カウンセリングは治療中→治療終結→終結後の人生
という流れでした。
パートで働いていましたが、
治療終結によって仕事の時間がとれるようになり、
それにともなって業績があがり、
周りから認められ、
重要なポストに立つことになって、
カウンセリングの内容も
ほとんど仕事か、
職場の人間関係となったため、
私のほうから
カウンセリングの終結を提案し、
それに向けて数回カウンセリングを行って
いよいよ最後の回を迎えた時です。

カウンセラー(以下カ):ではAさんにとって今は仕事が中心の生活なのですね?
Aさん(以下A):はい。今のポジションはすごく大変ですが、
任せてもらえている、と感じられて、自信が少しですけど、
もてるようになりました。
カ:自信がもてるようになったんですね?
A:はい。治療中は何もかも自信がなくって・・・
カ:今はまだ少しの自信かもしれませんが、
少しずつ、育つといいですね。
そんな風にイメージできますか?
A:そうですね。

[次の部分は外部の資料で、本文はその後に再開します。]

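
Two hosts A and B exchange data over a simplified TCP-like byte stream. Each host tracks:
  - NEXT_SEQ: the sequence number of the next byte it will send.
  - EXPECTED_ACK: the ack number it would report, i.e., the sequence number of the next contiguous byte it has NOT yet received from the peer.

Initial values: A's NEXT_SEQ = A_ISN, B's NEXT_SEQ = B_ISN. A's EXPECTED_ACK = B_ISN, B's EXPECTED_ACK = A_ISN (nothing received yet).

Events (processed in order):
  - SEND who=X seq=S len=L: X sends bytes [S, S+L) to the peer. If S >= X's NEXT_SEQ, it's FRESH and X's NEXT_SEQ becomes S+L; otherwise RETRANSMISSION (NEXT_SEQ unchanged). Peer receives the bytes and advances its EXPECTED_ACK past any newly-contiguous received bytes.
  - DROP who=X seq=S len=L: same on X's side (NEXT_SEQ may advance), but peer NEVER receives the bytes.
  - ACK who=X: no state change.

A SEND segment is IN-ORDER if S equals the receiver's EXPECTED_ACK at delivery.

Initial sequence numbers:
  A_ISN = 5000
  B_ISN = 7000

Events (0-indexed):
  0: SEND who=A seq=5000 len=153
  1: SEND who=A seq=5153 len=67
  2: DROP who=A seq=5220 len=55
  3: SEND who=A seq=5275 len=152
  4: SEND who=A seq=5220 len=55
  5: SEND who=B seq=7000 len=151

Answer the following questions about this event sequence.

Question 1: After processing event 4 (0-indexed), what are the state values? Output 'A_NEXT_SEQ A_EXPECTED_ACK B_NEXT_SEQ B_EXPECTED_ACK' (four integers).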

毎日がバタバタですけど、
やっていけそうな気がします・・・
ただ一つ、周りの人から「子供は?」と聞かれると
どう答えたらいいのかわからなくて。
「いない」というと気まずい雰囲気になってしまうし・・・
カ:そうですよね・・・たとえば「本当は欲しかったけど、いないんです」
という返事の仕方があるのですが、いかがですか?
A:・・・・(しばらく沈黙)私にはまだ言えないかも。
でも、それが言えるようになれば、私の中の不妊体験も変わるかも。

実際はもっと会話の内容が
いろいろとありますが、
ポイントだけ書かせていただきました。

Aさんにとって、
新しいアイデンティティーは仕事を通じで
得られつつあるようです。
でもまだ不妊体験は
完全には受け入れられてはいないようです。
ただ、今後の展望、
「本当は子供が欲しかったけど子供は授からなかった」
をいつか言えるようになれるかも?
というものがあることがこの時点では
重要だと思います。

不妊の問題は一生続くものです。
でもその問題は自分で対応していくことになります。
カウンセリングを通じて、
不妊にまつわるいろんな心の問題は
どう対処すればいいのかを
学ぶことによって、
今度は自分だけで対応していくことができれば、
カウンセリングは終結・卒業、となります。